Friday, September 17, 2004

Hayek Smiled: Why Blogging Works

Once again the power of the bloogers is documented. - Sailor



Hayek Smiled: Why Blogging Works
By Michael Van Winkle
Published 09/16/2004
Tech Central Station

If Nobel Prize winning economist F.A. Hayek had been watching last week as bloggers spontaneously responded to fraudulent documents aired by the program "60 Minutes", he would've grinned in humble satisfaction. Hayek's work centered on the effectiveness of spontaneous, decentralized organization, which is precisely what occurred on PowerlineBlog on September 9th. Regardless of the political consequences of the Killian Memo controversy, Hayek's work has been vindicated and his critics undermined.
Why is it that the blogosphere continues to thrive despite incessant warnings of misinformation and partisan gossip? As of this writing Technorati, an online link-tracking service, is tracking 3,872,561 blogs, hardly something to sneeze at. How is it that some of these relatively unknown bloggers, with no direct access to experts and forensics, were able to uncover the truth about these memos before anyone else? Is it only because CBS was consumed by its own bias? Or is there something remarkably efficient about the blogosphere? Despite the apparent truth of the former, students of Hayek know that the latter explanation is far more significant.

Hayek's work focused on how it is that complicated and reliable systems of cooperation come about without any centralized direction. When they do, they outperform systems of "command", systems that rely on central direction. Hayek was an economist and so his primary object of study was the market and how, seemingly counterintuitively, it can work without commands; and why it outperforms large scale centralized economies like the Soviet Union. It doesn't take a directive from Washington to get Apple Computers to make more iPods. Why? Because the market tells Apple how many will sell.

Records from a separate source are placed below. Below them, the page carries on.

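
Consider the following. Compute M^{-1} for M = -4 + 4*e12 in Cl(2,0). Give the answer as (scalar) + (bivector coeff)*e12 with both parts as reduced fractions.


M = -4 + 4*e12, where e12^2 = -1.
Since M commutes with its reverse ~M = a - b*e12, M * ~M = a^2 - b^2*e12^2 = a^2 + b^2.
So M^{-1} = ~M / (a^2 + b^2) = (a - b*e12)/(a^2 + b^2).
a^2 + b^2 = 16 + 16 = 32
Scalar part = -4/32 = -1/8
Bivector coeff = -4/32 = -1/8
M^{-1} = -1/8 - 1/8*e12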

Hayek theorized that markets worked better primarily because of their ability to facilitate the use of 'on the spot' knowledge, knowledge that is very unique to a particular person or place. Steve Jobs knows more about making iPods than George Bush. Everyone has something he knows more about than just about anyone else, even if that something is as basic as his own car. A command system requires the person with the knowledge to wait on the guy without it. A market system gives the person with knowledge the freedom and power to act on it.

Some of this seems rather commonsensical now, but at the time he was really rocking the boat. Economics had been dominated by a paradigm that sought the proper equation for centralized direction. Hayek shifted the paradigm, at least in some economics departments.

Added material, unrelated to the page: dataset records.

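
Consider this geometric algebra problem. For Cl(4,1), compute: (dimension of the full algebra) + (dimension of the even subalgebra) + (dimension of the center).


n = 4 + 1 = 5
Total dim = 2^5 = 32
Even subalgebra dim = 2^4 = 16
n is odd, so center dim = 2
Sum = 32 + 16 + 2 = 50


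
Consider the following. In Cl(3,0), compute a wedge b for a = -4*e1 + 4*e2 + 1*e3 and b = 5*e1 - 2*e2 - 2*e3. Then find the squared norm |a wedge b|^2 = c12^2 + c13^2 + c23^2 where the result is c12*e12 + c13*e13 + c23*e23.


a wedge b = (a1*b2 - a2*b1)*e12 + (a1*b3 - a3*b1)*e13 + (a2*b3 - a3*b2)*e23
e12 coeff: (-4)*(-2) - 4*5 = 8 - 20 = -12
e13 coeff: (-4)*(-2) - 1*5 = 8 - 5 = 3
e23 coeff: 4*(-2) - 1*(-2) = -8 - (-2) = -6
|a wedge b|^2 = (-12)^2 + 3^2 + (-6)^2
= 144 + 9 + 36
= 189


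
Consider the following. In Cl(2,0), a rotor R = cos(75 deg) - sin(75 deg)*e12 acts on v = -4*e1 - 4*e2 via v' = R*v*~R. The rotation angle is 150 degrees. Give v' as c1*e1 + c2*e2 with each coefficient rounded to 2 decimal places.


Rotor R = cos(75deg) - sin(75deg)*e12
Rotation angle theta = 2 * 75 = 150 degrees
v' = R*v*~R rotates v by theta.
cos(150deg) = -0.8660, sin(150deg) = 0.5000
v'_1 = -4*cos(150deg) - (-4)*sin(150deg)
= -4*(-0.8660) - (-4)*0.5000
= 5.46
v'_2 = -4*sin(150deg) + (-4)*cos(150deg)
= -4*0.5000 + (-4)*(-0.8660)
= 1.46
v' = 5.46*e1 + 1.46*e2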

Today almost no one would disagree that spontaneous cooperation is better for some tasks, namely production and consumption. Yet, some critics still like to distinguish among kinds of knowledge. For instance spontaneous systems are good at delivering cheese, but not very good at delivering something more intangible … like information … or fairness.

We've all heard critics of the Internet claim that, because no one "controls" it, no one can control it from disseminating the most outrageous rumors and conspiracies. A similar critique was leveled at Hayek's arguments about markets: Sure, markets (spontaneous systems) can deliver food at reasonable prices, but advertising and marketing often mislead people about which foods they should buy.

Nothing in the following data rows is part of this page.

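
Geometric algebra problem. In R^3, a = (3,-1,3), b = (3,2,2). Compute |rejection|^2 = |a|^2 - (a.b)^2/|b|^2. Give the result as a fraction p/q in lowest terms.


|a|^2 = 3^2 + (-1)^2 + 3^2 = 19
|b|^2 = 3^2 + 2^2 + 2^2 = 17
a . b = 3*3 + (-1)*2 + 3*2 = 13
(a.b)^2 = 13^2 = 169
|rej|^2 = 19 - 169/17
= (323 - 169)/17
= 154/17
In lowest terms: 154/17


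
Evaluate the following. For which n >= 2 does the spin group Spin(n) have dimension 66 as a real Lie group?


dim Spin(n) = dim so(n) = n(n-1)/2.
Solve n(n-1)/2 = 66, i.e. n^2 - n - 132 = 0.
Discriminant = 1 + 8*66 = 529
n = (1 + sqrt(529))/2 = (1 + 23)/2 = 12


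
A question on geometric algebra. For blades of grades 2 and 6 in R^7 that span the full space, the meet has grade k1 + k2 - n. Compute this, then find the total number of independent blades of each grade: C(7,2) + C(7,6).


Meet grade = grade(A) + grade(B) - n
= 2 + 6 - 7 = 1
C(7,2) = 21
C(7,6) = 7
dim_A + dim_B = 21 + 7 = 28


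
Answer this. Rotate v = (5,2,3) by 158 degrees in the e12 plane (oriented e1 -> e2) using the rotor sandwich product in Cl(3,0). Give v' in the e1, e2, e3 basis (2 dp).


Rotor R = cos(79deg) - sin(79deg)*e12
Rotation angle theta = 2 * 79 = 158 degrees in the e12 plane (e1 -> e2).
The component perpendicular to the plane (e3) is invariant: v'_3 = v3 = 3.00
cos(158deg) = -0.9272, sin(158deg) = 0.3746
v'_1 = v1*cos(theta) - v2*sin(theta) = 5*(-0.9272) - 2*0.3746 = -5.39
v'_2 = v1*sin(theta) + v2*cos(theta) = 5*0.3746 + 2*(-0.9272) = 0.02
v' = -5.39*e1 + 0.02*e2 + 3.00*e3


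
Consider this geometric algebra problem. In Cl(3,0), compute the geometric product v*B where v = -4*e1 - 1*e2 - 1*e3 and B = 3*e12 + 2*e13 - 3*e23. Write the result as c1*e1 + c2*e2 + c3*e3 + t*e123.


vB has grade-1 (vector) and grade-3 (trivector) parts: vB = (v _| B) + (v ^ B).
Vector part <vB>_1:
  e1: -v2*b12 - v3*b13 = -(-1)*(3) - (-1)*(2) = 5
  e2: v1*b12 - v3*b23 = (-4)*(3) - (-1)*(-3) = -15
  e3: v1*b13 + v2*b23 = (-4)*(2) + (-1)*(-3) = -5
Trivector part <vB>_3:
  e123: v1*b23 - v2*b13 + v3*b12 = (-4)*(-3) - (-1)*(2) + (-1)*(3) = 11
vB = 5*e1 - 15*e2 - 5*e3 + 11*e123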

This traditional criticism of the internet has now been aimed at the blogosphere and is embodied by big journalists like Jonathan Klein who, while defending the CBS story to The Weekly Standard remarked, "You couldn't have a starker contrast between the multiple layers of check and balances [at '60 Minutes'] and a guy sitting in his living room in his pajamas writing." Klein misses the point that it's not whether you can trust some guy in his pajamas, but whether you can trust a spontaneous system of thousands of guys in their pajamas trading information and imparting small, sometimes deceivingly insignificant, bits of information.

What we've seen in the last few years is a gradual refutation of the Klein myth, that "Big Media" is more capable of sorting the truth than are 3,872,561 blogs. Slowly but surely a loose network of bloggers is sometimes beating the designed, controlled systems of checks and balances at deciphering what's true and what's not. This is exactly what Hayek would've predicted.

In 1997 CBS falsely reported that a US Customs agent was corrupt. It took three years of investigation to clear his name. It won't take a month to get to the bottom of this one.

Big media isn't dying. It never will. The proof of this is that most bloggers get the grist for their mills from traditional big media sources. The impact of the blogosphere is to change the way the media does business. Five years from now, the news channels doing well will be the ones who take the blogosphere seriously, finding ways to use it to better its own reporting and analysis.

Michael Van Winkle is a graduate student at the University of Chicago. He's is creator and editor of The Chicago Report.